Campocatino lies in a beautiful karstic basin 1,800 metres above the seal level and is surrounded by the Ernici and the Cantari Mountains, which are part of the Apennine chain.
Its altitude allows it to have enough snow throughout the skiing season, although artificial snow can be produced on site when necessary.
There are 12 kilometres of ski slopes of varying difficulty: black (experts), blue (easy) and red (intermediate). There is also a 5-kilometre cross-country skiing circuit that runs through spectacular woodland.
Other activities commonly offered at Apennine resort villages are ski mountaineering, off-trail skiing, Nordic skiing and snowboarding.
Campocatino in particular also offers the possibility to practice carving, bob, ice-skating and take excursions with snowshoes.
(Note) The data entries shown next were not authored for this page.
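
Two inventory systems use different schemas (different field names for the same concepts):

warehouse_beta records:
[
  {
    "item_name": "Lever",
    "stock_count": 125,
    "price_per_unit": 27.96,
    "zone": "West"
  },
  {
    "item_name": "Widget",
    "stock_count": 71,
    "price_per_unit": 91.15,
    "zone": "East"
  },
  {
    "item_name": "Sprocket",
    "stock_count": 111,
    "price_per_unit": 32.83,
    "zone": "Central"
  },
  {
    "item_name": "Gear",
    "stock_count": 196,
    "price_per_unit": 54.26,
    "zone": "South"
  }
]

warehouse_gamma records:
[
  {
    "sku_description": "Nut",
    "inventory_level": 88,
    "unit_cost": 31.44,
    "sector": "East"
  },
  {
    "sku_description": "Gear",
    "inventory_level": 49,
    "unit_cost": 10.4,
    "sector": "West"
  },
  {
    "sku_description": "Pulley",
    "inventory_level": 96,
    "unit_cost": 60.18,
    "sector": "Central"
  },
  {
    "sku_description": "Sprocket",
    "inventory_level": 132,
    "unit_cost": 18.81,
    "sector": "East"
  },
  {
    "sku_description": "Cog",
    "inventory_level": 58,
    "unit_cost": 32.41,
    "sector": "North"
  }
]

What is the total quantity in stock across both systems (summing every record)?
926

To reconcile these schemas, identify the field holding the quantity in stock in each system:
1. In warehouse_beta it is "stock_count"
2. In warehouse_gamma it is "inventory_level"

From warehouse_beta: 125 + 71 + 111 + 196 = 503
From warehouse_gamma: 88 + 49 + 96 + 132 + 58 = 423

Total: 503 + 423 = 926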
Campocatino is home to an Astronomical Observatory which operates under a very dark sky and employs sophisticated instruments. For this reason it is considered one of the most advanced recreational observatories in Italy and Europe.
The observatory is also a research centre for light pollution, authorized by the Italian Astronomical Society. More specifically it gathers valuable data used to assess the damage caused by this kind of pollution and offers solutions.
This research has produced guidelines which some communities in Italy have already adopted to control public lighting and reduce light pollution.
Every year during summer the Observatory opens its doors to the public for a few evenings, giving visitors the opportunity to gaze at galaxies, comets, nebulae and many other wonders that can be observed in a pitch-black star-studded sky.